Tight Spot

Border Kaliningrad
Near the village of Novoselovo, Kaliningrad, a dismantled highway that once ran to Berlin (Photo: AFP).

If the talk in Brussels is to be believed, Lithuania and Poland could gain entry to the European Union (EU) as early as 2004. When they do, the current complications involving Kaliningrad Oblast—a Russian territorial enclave bounded by Lithuania to the north and Poland to the south—could turn nightmarish. Already there is a heated debate over how to ensure the free travel of Russian citizens between the territory, whose capital is also known as Kaliningrad, and Russia proper.

Before the collapse of the Soviet Union, Kaliningrad’s status as a Russian territory was of little practical significance, since both Russia and Lithuania were components of the same state. But when Lithuania and Poland freed themselves from Soviet tutelage, Kaliningrad Oblast’s 1 million or so inhabitants became stranded from their co-nationals.

As EU members, Lithuania and Poland will have to find a way to enable Russians’ freedom of movement while preventing their unregulated entry into the EU. One possible solution—the cancellation of visa-free travel by Kaliningraders to Lithuania and Poland—has met strong resistance in Moscow.

On Aug. 3, Dmitri Rogozin, Russia’s presidential representative for Kaliningrad, ruled out another proposal: sealed train cars to transport Russian citizens between the enclave and Russia proper. “None of us will be traveling to and from Kaliningrad in locked railway cars like livestock; we shall not tolerate this humiliation,” Rogozin told Russia’s Radio Mayak.

Kaliningrad, formerly Königsberg, was a part of Germany until 1945. As Izvestiya’s Grigori Bovt observed (centrist daily, Moscow, July 17), the focus of EU concern is the fact that the enclave is a center for illegal immigration, smuggling, and car theft.

In an editorial, Lietuvos Rytas (independent, Vilnius) expressed satisfaction at what it saw as the EU’s firm position toward Moscow (July 25): “The EU’s cold wall of pragmatism has lessened the intensity of Russia’s protests regarding the introduction of visas for Kaliningrad.” Lithuanian President Valdas Adamkus has been equally firm, declaring: “Russia’s objective, to ensure easier transit conditions for its residents, is understandable. However, this goal cannot and will not be implemented at the expense of Lithuanian or EU sovereignty.”
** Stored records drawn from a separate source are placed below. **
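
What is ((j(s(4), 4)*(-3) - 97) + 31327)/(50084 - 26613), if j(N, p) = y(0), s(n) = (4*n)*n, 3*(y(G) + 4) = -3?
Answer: 31245/23471 ≈ 1.3312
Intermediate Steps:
y(G) = -5 (y(G) = -4 + (⅓)*(-3) = -4 - 1 = -5)
s(n) = 4*n²
j(N, p) = -5
((j(s(4), 4)*(-3) - 97) + 31327)/(50084 - 26613) = ((-5*(-3) - 97) + 31327)/(50084 - 26613) = ((15 - 97) + 31327)/23471 = (-82 + 31327)*(1/23471) = 31245*(1/23471) = 31245/23471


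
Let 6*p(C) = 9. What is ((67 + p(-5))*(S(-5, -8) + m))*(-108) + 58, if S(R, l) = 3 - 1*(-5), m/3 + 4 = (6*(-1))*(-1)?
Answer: -103514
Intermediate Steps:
m = 6 (m = -12 + 3*((6*(-1))*(-1)) = -12 + 3*(-6*(-1)) = -12 + 3*6 = -12 + 18 = 6)
p(C) = 3/2 (p(C) = (⅙)*9 = 3/2)
S(R, l) = 8 (S(R, l) = 3 + 5 = 8)
((67 + p(-5))*(S(-5, -8) + m))*(-108) + 58 = ((67 + 3/2)*(8 + 6))*(-108) + 58 = ((137/2)*14)*(-108) + 58 = 959*(-108) + 58 = -103572 + 58 = -103514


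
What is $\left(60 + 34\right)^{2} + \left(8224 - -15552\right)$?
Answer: $32612$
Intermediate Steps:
$\left(60 + 34\right)^{2} + \left(8224 - -15552\right) = 94^{2} + \left(8224 + 15552\right) = 8836 + 23776 = 32612$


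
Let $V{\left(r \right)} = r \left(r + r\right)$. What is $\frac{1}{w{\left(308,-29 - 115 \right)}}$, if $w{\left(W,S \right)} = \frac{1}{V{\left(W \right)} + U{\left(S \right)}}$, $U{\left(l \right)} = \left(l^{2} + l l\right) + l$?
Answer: $231056$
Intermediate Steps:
$U{\left(l \right)} = l + 2 l^{2}$ ($U{\left(l \right)} = \left(l^{2} + l^{2}\right) + l = 2 l^{2} + l = l + 2 l^{2}$)
$V{\left(r \right)} = 2 r^{2}$ ($V{\left(r \right)} = r 2 r = 2 r^{2}$)
$w{\left(W,S \right)} = \frac{1}{2 W^{2} + S \left(1 + 2 S\right)}$
$\frac{1}{w{\left(308,-29 - 115 \right)}} = \frac{1}{\frac{1}{2 \cdot 308^{2} + \left(-29 - 115\right) \left(1 + 2 \left(-29 - 115\right)\right)}} = \frac{1}{\frac{1}{2 \cdot 94864 - 144 \left(1 + 2 \left(-144\right)\right)}} = \frac{1}{\frac{1}{189728 - 144 \left(1 - 288\right)}} = \frac{1}{\frac{1}{189728 - -41328}} = \frac{1}{\frac{1}{189728 + 41328}} = \frac{1}{\frac{1}{231056}} = 231056$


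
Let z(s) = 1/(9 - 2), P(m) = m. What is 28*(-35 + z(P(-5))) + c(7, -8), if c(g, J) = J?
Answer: -984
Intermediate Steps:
z(s) = 1/7
28*(-35 + z(P(-5))) + c(7, -8) = 28*(-35 + 1/7) - 8 = 28*(-244/7) - 8 = -976 - 8 = -984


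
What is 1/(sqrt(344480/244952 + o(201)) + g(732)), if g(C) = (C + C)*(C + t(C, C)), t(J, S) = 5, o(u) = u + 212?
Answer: 11012307064/11881926924000383 - sqrt(388515519633)/35645780772001149 ≈ 9.2679e-7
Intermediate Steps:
o(u) = 212 + u
g(C) = 2*C*(5 + C) (g(C) = (C + C)*(C + 5) = (2*C)*(5 + C) = 2*C*(5 + C))
1/(sqrt(344480/244952 + o(201)) + g(732)) = 1/(sqrt(344480/244952 + (212 + 201)) + 2*732*(5 + 732)) = 1/(sqrt(344480*(1/244952) + 413) + 2*732*737) = 1/(sqrt(43060/30619 + 413) + 1078968) = 1/(sqrt(12688707/30619) + 1078968) = 1/(sqrt(388515519633)/30619 + 1078968) = 1/(1078968 + sqrt(388515519633)/30619)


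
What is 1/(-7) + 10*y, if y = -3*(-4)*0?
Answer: -1/7 ≈ -0.14286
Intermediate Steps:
y = 0 (y = 12*0 = 0)
1/(-7) + 10*y = 1/(-7) + 10*0 = -1/7 + 0 = -1/7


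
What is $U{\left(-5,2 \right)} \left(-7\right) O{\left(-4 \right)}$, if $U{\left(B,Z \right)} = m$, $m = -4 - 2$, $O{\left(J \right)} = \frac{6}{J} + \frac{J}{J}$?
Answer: $-21$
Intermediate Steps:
$O{\left(J \right)} = 1 + \frac{6}{J}$ ($O{\left(J \right)} = \frac{6}{J} + 1 = 1 + \frac{6}{J}$)
$m = -6$
$U{\left(B,Z \right)} = -6$
$U{\left(-5,2 \right)} \left(-7\right) O{\left(-4 \right)} = \left(-6\right) \left(-7\right) \frac{6 - 4}{-4} = 42 \left(\left(- \frac{1}{4}\right) 2\right) = 42 \left(- \frac{1}{2}\right) = -21$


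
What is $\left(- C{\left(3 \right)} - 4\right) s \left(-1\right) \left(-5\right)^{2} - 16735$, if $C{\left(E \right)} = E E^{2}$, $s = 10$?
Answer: $-8985$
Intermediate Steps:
$C{\left(E \right)} = E^{3}$
$\left(- C{\left(3 \right)} - 4\right) s \left(-1\right) \left(-5\right)^{2} - 16735 = \left(- 3^{3} - 4\right) 10 \left(-1\right) \left(-5\right)^{2} - 16735 = \left(\left(-1\right) 27 - 4\right) \left(-10\right) 25 - 16735 = \left(-27 - 4\right) \left(-10\right) 25 - 16735 = \left(-31\right) \left(-10\right) 25 - 16735 = 310 \cdot 25 - 16735 = 7750 - 16735 = -8985$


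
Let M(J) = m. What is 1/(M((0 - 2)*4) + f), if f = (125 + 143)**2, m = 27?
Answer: 1/71851 ≈ 1.3918e-5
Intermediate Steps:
f = 71824 (f = 268**2 = 71824)
M(J) = 27
1/(M((0 - 2)*4) + f) = 1/(27 + 71824) = 1/71851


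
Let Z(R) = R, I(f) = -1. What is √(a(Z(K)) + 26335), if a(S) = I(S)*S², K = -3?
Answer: √26326 ≈ 162.25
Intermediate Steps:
a(S) = -S²
√(a(Z(K)) + 26335) = √(-1*(-3)² + 26335) = √(-1*9 + 26335) = √(-9 + 26335) = √26326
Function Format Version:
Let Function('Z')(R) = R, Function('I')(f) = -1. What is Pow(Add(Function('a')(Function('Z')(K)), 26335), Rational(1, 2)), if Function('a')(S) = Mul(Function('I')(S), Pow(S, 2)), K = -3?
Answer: Pow(26326, Rational(1, 2)) ≈ 162.25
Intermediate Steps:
Function('a')(S) = Mul(-1, Pow(S, 2))
Pow(Add(Function('a')(Function('Z')(K)), 26335), Rational(1, 2)) = Pow(Add(Mul(-1, Pow(-3, 2)), 26335), Rational(1, 2)) = Pow(Add(Mul(-1, 9), 26335), Rational(1, 2)) = Pow(Add(-9, 26335), Rational(1, 2)) = Pow(26326, Rational(1, 2))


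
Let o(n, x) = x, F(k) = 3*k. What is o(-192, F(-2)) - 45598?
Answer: -45604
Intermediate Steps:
o(-192, F(-2)) - 45598 = 3*(-2) - 45598 = -6 - 45598 = -45604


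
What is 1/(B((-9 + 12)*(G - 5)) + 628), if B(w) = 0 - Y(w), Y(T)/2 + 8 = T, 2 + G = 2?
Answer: 1/674 ≈ 0.0014837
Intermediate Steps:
G = 0 (G = -2 + 2 = 0)
Y(T) = -16 + 2*T
B(w) = 16 - 2*w (B(w) = 0 - (-16 + 2*w) = 0 + (16 - 2*w) = 16 - 2*w)
1/(B((-9 + 12)*(G - 5)) + 628) = 1/((16 - 2*(-9 + 12)*(0 - 5)) + 628) = 1/((16 - 6*(-5)) + 628) = 1/((16 - 2*(-15)) + 628) = 1/((16 + 30) + 628) = 1/(46 + 628) = 1/674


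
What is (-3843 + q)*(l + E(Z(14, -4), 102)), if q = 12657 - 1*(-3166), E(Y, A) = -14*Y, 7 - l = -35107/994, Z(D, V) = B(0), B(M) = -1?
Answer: 335326190/497 ≈ 6.7470e+5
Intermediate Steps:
Z(D, V) = -1
l = 42065/994 (l = 7 - (-35107)/994 = 7 - 1*(-35107/994) = 7 + 35107/994 = 42065/994 ≈ 42.319)
E(Y, A) = -14*Y
q = 15823 (q = 12657 + 3166 = 15823)
(-3843 + q)*(l + E(Z(14, -4), 102)) = (-3843 + 15823)*(42065/994 - 14*(-1)) = 11980*(42065/994 + 14) = 11980*(55981/994) = 335326190/497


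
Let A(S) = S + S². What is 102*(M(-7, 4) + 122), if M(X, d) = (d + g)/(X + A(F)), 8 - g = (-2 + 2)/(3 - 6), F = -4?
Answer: 63444/5 ≈ 12689.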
EU unity, such as it is, suffered a blow in July, when French President Jacques Chirac declared: “There can be no solution that would be humiliating to Russia.” Lietuvos Zinios noted with satisfaction that Chirac’s remarks seemed to carry little weight beyond Russia (July 24). Yet the same day, Lietuvos Rytas detected greater sympathy in Europe for Moscow’s concerns. “The tone of Brussels is not categorical,” the daily asserted. “The EU emphasizes that the situation will be resolved in a flexible way. Visas for Kaliningrad will no longer be called visas. The EU repeated this position to Russia during the recent meeting [on May 15] on Kaliningrad.”

In Poland, reaction to Russian concerns has been skeptical. Political analyst Jacek Cichocki argued in Rzeczpospolita (centrist, Warsaw, July 13) that the transit problem was being greatly exaggerated because the discussion ignored alternate routes to Russia (by air and sea).